Angehörige und Mitarbeitende haben im Laufe der Monate oft erlebt, welch großes Gespür die Demenz-Erkrankten für Stimmungen haben. „Sie merken sofort, wenn jemand nicht authentisch ist“, sagt Reder. Und wenn ein anderer Bewohner traurig ist, dauere es meist nicht lange, bis andere auch weinen, so die Sozialarbeiterin. Eine angenehme und spannungsfreie Atmosphäre, die Halt und Sicherheit gibt, ist für Menschen mit Demenz maßgeblich, um sich wohlzufühlen.

Die Altersspanne ist groß und die Lebensgeschichten verschieden

Darum ist man in der Wohngemeinschaft St. Elisabeth vielfältig bemüht. Und noch etwas dürfe man nicht vergessen: „Wir haben hier eine große Altersspanne an Mietern, zwischen dem jüngsten und dem ältesten liegen fast 30 Jahre“, erklärt Saskia Reder. Es gebe Menschen, die den Krieg miterlebt haben, andere haben das Computerzeitalter im Berufsleben noch voll mitbekommen. Ein Bewohner spiele gerne Luftgitarre. „Und ein anderer kann jeden Songtext von der Band Queen mitsingen“, so Reder.

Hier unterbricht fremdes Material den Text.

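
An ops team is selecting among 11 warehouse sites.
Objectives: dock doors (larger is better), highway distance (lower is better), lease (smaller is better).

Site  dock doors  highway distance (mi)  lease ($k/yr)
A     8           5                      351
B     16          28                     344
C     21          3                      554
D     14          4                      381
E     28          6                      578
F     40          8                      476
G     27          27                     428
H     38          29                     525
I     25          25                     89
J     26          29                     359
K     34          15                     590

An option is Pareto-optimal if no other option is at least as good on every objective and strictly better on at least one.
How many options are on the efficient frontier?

A: not dominated.
B: dominated by I (dock doors 25≥16, highway distance 25≤28, lease 89≤344).
C: not dominated (best highway distance).
D: not dominated.
E: not dominated.
F: not dominated (best dock doors).
G: not dominated.
H: dominated by F (dock doors 40≥38, highway distance 8≤29, lease 476≤525).
I: not dominated (best lease).
J: not dominated.
K: dominated by F (dock doors 40≥34, highway distance 8≤15, lease 476≤590).
Pareto-optimal: A, C, D, E, F, G, I, J → 8.

8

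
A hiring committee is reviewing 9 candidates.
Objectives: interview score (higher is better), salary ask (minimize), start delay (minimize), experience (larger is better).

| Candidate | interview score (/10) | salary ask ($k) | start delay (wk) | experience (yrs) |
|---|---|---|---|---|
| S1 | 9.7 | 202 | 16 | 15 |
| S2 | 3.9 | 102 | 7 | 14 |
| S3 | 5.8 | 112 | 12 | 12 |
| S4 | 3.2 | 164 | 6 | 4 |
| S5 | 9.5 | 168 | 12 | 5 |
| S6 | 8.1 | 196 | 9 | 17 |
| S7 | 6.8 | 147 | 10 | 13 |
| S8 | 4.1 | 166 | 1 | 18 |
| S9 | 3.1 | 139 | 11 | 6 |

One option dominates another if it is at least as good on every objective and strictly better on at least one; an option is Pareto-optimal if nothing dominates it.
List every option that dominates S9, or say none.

S2

S2: interview score 3.9≥3.1, salary ask 102≤139, start delay 7≤11, experience 14≥6 — dominates S9.
Others (S1, S3, S4, S5, S6, S7, S8) are each worse than S9 on at least one objective.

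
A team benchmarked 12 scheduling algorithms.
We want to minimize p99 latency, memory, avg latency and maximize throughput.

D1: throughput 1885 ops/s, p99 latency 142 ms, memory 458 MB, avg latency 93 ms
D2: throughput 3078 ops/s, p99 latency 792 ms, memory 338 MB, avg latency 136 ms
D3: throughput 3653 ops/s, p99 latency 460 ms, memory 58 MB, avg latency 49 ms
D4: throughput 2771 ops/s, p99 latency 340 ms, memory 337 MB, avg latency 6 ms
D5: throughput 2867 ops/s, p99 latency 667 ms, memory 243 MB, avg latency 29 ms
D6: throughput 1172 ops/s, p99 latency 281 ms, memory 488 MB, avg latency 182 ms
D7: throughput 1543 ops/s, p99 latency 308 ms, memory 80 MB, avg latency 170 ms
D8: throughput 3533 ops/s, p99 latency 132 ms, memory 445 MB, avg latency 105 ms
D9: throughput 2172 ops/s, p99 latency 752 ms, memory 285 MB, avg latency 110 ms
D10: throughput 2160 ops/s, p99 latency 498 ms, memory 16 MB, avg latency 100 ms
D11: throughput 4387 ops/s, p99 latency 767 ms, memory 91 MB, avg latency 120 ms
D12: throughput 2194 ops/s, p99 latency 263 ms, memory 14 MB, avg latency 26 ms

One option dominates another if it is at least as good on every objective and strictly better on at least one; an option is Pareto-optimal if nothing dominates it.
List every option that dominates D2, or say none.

D3: throughput 3653≥3078, p99 latency 460≤792, memory 58≤338, avg latency 49≤136 — dominates D2.
D11: throughput 4387≥3078, p99 latency 767≤792, memory 91≤338, avg latency 120≤136 — dominates D2.
Others (D1, D4, D5, D6, D7, D8, D9, D10, D12) are each worse than D2 on at least one objective.

D3, D11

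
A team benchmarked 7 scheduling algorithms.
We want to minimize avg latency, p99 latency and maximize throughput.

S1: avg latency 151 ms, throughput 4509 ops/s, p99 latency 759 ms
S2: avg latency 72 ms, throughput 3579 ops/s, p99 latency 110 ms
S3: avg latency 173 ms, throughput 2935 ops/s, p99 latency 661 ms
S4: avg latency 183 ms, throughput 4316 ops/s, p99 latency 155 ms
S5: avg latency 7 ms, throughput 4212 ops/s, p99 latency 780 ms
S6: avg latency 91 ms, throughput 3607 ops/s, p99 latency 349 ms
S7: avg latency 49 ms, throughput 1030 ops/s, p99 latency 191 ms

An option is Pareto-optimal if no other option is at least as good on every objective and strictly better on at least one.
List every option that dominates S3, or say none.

S2, S6

S2: avg latency 72≤173, throughput 3579≥2935, p99 latency 110≤661 — dominates S3.
S6: avg latency 91≤173, throughput 3607≥2935, p99 latency 349≤661 — dominates S3.
Others (S1, S4, S5, S7) are each worse than S3 on at least one objective.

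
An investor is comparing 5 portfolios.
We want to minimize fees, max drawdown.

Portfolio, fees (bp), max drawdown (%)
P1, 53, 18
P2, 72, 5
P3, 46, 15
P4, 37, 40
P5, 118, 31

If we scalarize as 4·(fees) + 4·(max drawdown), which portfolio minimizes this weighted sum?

P1: 4·53 + 4·18 = 284
P2: 4·72 + 4·5 = 308
P3: 4·46 + 4·15 = 244
P4: 4·37 + 4·40 = 308
P5: 4·118 + 4·31 = 596
Lowest: P3 at 244.

P3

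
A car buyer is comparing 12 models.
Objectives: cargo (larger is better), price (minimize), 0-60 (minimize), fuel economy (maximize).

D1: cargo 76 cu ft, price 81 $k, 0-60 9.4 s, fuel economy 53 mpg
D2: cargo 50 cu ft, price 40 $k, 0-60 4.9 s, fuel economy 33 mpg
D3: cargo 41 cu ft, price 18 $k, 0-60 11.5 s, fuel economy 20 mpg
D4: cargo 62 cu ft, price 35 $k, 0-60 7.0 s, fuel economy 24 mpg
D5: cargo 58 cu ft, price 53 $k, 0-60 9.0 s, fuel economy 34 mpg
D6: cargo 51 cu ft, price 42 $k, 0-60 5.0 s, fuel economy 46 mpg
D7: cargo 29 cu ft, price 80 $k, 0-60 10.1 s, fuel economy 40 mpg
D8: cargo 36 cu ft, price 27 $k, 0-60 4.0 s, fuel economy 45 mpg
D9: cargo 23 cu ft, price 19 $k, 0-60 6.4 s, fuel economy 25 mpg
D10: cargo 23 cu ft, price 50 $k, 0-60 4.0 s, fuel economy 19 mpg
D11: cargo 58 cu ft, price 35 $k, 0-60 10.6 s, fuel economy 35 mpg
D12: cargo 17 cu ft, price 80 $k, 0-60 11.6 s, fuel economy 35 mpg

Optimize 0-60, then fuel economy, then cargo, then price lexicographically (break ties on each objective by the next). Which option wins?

D8

First minimize 0-60: best is 4.0, kept {D8, D10}.
Then maximize fuel economy: best is 45, kept {D8}.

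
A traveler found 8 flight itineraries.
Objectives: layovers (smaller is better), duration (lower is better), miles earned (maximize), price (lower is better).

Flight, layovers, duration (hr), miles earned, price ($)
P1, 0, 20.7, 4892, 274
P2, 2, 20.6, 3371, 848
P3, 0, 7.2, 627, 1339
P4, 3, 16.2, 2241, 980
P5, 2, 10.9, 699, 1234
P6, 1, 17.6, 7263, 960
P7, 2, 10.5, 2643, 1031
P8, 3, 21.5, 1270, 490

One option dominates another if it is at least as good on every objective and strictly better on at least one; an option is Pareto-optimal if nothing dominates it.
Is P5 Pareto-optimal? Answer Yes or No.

No

P7 vs P5: layovers 2≤2, duration 10.5≤10.9, miles earned 2643≥699, price 1031≤1234 — P7 is at least as good on every objective and strictly better on at least one, so P7 dominates P5.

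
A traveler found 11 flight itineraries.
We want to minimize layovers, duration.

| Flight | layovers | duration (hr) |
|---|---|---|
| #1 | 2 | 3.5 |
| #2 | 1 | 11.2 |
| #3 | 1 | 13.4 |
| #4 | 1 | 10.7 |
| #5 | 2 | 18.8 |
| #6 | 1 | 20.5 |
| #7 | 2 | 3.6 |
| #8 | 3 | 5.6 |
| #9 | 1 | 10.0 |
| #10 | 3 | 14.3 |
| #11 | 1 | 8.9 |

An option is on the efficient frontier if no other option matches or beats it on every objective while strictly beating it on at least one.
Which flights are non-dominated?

#1, #11

#1: not dominated (best duration).
#2: dominated by #4 (layovers 1≤1, duration 10.7≤11.2).
#3: dominated by #2 (layovers 1≤1, duration 11.2≤13.4).
#4: dominated by #9 (layovers 1≤1, duration 10.0≤10.7).
#5: dominated by #1 (layovers 2≤2, duration 3.5≤18.8).
#6: dominated by #2 (layovers 1≤1, duration 11.2≤20.5).
#7: dominated by #1 (layovers 2≤2, duration 3.5≤3.6).
#8: dominated by #1 (layovers 2≤3, duration 3.5≤5.6).
#9: dominated by #11 (layovers 1≤1, duration 8.9≤10.0).
#10: dominated by #1 (layovers 2≤3, duration 3.5≤14.3).
#11: not dominated.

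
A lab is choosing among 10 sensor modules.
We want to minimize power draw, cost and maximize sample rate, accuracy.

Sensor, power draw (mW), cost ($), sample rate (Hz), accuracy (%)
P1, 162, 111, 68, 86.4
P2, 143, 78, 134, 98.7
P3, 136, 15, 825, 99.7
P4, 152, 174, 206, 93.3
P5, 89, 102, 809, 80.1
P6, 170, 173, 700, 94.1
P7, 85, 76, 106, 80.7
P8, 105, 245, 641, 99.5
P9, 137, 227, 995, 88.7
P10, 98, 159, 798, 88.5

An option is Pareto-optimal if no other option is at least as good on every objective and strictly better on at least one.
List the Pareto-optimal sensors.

P3, P5, P7, P8, P9, P10

P1: dominated by P2 (power draw 143≤162, cost 78≤111, sample rate 134≥68, accuracy 98.7≥86.4).
P2: dominated by P3 (power draw 136≤143, cost 15≤78, sample rate 825≥134, accuracy 99.7≥98.7).
P3: not dominated (best cost).
P4: dominated by P3 (power draw 136≤152, cost 15≤174, sample rate 825≥206, accuracy 99.7≥93.3).
P5: not dominated.
P6: dominated by P3 (power draw 136≤170, cost 15≤173, sample rate 825≥700, accuracy 99.7≥94.1).
P7: not dominated (best power draw).
P8: not dominated.
P9: not dominated (best sample rate).
P10: not dominated.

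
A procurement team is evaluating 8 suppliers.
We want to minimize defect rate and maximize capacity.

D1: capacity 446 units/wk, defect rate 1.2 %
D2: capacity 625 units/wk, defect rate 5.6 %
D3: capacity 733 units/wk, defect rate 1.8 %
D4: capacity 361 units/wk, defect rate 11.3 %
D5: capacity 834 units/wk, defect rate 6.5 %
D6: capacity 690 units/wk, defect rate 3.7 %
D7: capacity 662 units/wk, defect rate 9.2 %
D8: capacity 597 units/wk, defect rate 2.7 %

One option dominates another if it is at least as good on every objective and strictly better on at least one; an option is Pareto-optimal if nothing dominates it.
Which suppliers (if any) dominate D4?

D1: capacity 446≥361, defect rate 1.2≤11.3 — dominates D4.
D2: capacity 625≥361, defect rate 5.6≤11.3 — dominates D4.
D3: capacity 733≥361, defect rate 1.8≤11.3 — dominates D4.
D5: capacity 834≥361, defect rate 6.5≤11.3 — dominates D4.
D6: capacity 690≥361, defect rate 3.7≤11.3 — dominates D4.
D7: capacity 662≥361, defect rate 9.2≤11.3 — dominates D4.
D8: capacity 597≥361, defect rate 2.7≤11.3 — dominates D4.

D1, D2, D3, D5, D6, D7, D8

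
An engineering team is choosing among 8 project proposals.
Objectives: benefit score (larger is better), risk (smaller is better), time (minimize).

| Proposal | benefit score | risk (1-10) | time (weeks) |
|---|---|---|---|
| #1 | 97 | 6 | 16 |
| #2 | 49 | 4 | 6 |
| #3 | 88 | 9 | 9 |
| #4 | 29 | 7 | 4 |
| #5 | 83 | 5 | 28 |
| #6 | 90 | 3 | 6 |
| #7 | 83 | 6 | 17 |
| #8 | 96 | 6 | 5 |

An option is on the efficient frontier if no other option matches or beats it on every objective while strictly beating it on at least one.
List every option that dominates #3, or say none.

#6, #8

#6: benefit score 90≥88, risk 3≤9, time 6≤9 — dominates #3.
#8: benefit score 96≥88, risk 6≤9, time 5≤9 — dominates #3.
Others (#1, #2, #4, #5, #7) are each worse than #3 on at least one objective.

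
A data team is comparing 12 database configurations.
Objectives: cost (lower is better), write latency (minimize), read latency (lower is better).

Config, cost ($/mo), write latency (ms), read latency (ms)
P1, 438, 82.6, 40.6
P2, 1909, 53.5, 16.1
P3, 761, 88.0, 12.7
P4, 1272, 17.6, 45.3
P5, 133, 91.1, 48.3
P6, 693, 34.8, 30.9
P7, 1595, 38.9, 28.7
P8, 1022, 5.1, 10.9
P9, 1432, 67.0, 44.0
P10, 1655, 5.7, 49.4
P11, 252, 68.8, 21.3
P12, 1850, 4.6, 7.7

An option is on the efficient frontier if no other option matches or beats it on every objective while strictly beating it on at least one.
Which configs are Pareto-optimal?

P3, P5, P6, P8, P11, P12

P1: dominated by P11 (cost 252≤438, write latency 68.8≤82.6, read latency 21.3≤40.6).
P2: dominated by P8 (cost 1022≤1909, write latency 5.1≤53.5, read latency 10.9≤16.1).
P3: not dominated.
P4: dominated by P8 (cost 1022≤1272, write latency 5.1≤17.6, read latency 10.9≤45.3).
P5: not dominated (best cost).
P6: not dominated.
P7: dominated by P8 (cost 1022≤1595, write latency 5.1≤38.9, read latency 10.9≤28.7).
P8: not dominated.
P9: dominated by P6 (cost 693≤1432, write latency 34.8≤67.0, read latency 30.9≤44.0).
P10: dominated by P8 (cost 1022≤1655, write latency 5.1≤5.7, read latency 10.9≤49.4).
P11: not dominated.
P12: not dominated (best write latency).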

Die Frage, die sich alle Angehörigen der WG-Mieterschaft gestellt haben, ist die, ob der Einzug von Vater, Mutter oder Mann der letzte Umzug war, den der geliebte Mensch meistern musste. Was passiert bei einer Verschlechterung des Zustandes? „Alles, was wir zuhause machen könnten, kann man auch hier machen“, sagt Annabelle Richner. Mithilfe des eingebundenen Pflegedienstes der Caritas können die Menschen versorgt werden und damit bis ans Ende ihres Lebens in der WG verbleiben.


Alternative Wohnform, in der Angehörige aktiv mitgestalten

Zehn Menschen mit demenziellen Erkrankungen leben in der Wohngemeinschaft St. Elisabeth. Die WG bietet Sicherheit und Gemeinschaft, hat dabei aber nicht den Charakter eines Pflegeheims. Das Konzept der Demenz-WG macht es möglich, dass Menschen mit Demenz länger selbstbestimmt leben können.

Und dass Angehörige aktiv an der Gestaltung des Alltags mitwirken. Professionelle Pflegekräfte und eine Nachtwache sichern die Betreuung rund um die Uhr. „So entstehen Unterstützung, Selbstbestimmung und ein Mehr an Lebensqualität“, heißt es im Flyer der Demenz-WG.

Die Mieterinnen und Mieter wohnen in geräumigen, hellen und barrierefreien Zimmern mit eigenen Badezimmern. Die Räume können sie mit ihren Angehörigen selber einrichten und gestalten. Außerdem gibt es gemütliche Gemeinschaftsräume, in denen gemeinsam gekocht und gegessen wird. Zwei Terrassen – eine davon überdacht – bieten im Sommer zusätzliche Aufenthaltsmöglichkeiten.

Eine Demenz-WG bietet eine alternative Wohnform zwischen häuslicher und vollstationärer Pflege. Angehörige oder rechtliche Betreuer treffen sich regelmäßig, um gemeinsame Anliegen zu besprechen und Beschlüsse im Interesse der WG-Mitglieder zu fassen.

Der Caritasverband Euskirchen plant, 2027 zwei weitere Demenz-Wohngemeinschaften zu eröffnen, und zwar in Euskirchen.